はびこる人種差別

1月28日付のスペイン紙『エル・パイス』のデジタル版にあるフットボール選手の物語が掲載されていた。「カルロス・サンチェスの実際にあった話:22年間受け続けた人種差別の侮辱」というタイトルだ。

黒人のカルロス・サンチェスは、コロンビアから10歳の時にガリシア州にやって来た。彼はフットボールをプレーしてきたが、小さい頃から「黒いクズ!!」「サル!!」というスタンドから野次を受けてきた。現在32歳の彼はガリシア州ポンテペドラに住み、サン・マルティン・デ・ビラクアソンというガリシア州1部でプレーしている。

下部組織の時は人種差別の野次はモチベーションとなったが、近年は彼の心に害を与えていた。そして、今シーズンのアウェーゲームで、決定的な出来事が起きた。あまりにもひどい野次にハーフタイムにスタンドに登り、その人にカルロス・サンチェスは向かって行ったのだ。幸いなことに同僚たちが制止し、ロッカールームに戻された。このゲームでは審判がその出来事を記録し、アウェーゲームが行われたチームにガリシア州協会は301ユーロの罰金と1試合の無観客試合を言い渡した。カルロス・サンチェスは、このゲームで人種差別の野次にもう我慢できず、プレーすることを辞めようと考え、チームにも伝えていた。数日後、「野次する人たちに勝たせたくない」と思い直し、再びプレーするようになった。そんなヒストリーが掲載されていた。

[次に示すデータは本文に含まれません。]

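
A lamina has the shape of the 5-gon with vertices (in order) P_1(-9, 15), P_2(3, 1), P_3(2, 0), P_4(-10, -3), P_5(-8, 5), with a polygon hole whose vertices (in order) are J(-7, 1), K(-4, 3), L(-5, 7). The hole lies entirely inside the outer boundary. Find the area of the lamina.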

2013-2014シーズンにバルセロナに所属していたダニエウ・アウヴェスが、アウェーのビジャレアル戦でスタンドから投げられたバナナを食べ、「人種差別反対」とネイマールらもババナを食べて、キャンペーンとなった。このようにプロフェッショナルのカテゴリーでは注目が集まるが、地域リーグでも下部組織でも人種差別が各スタジアムで起こっているのが現状だ。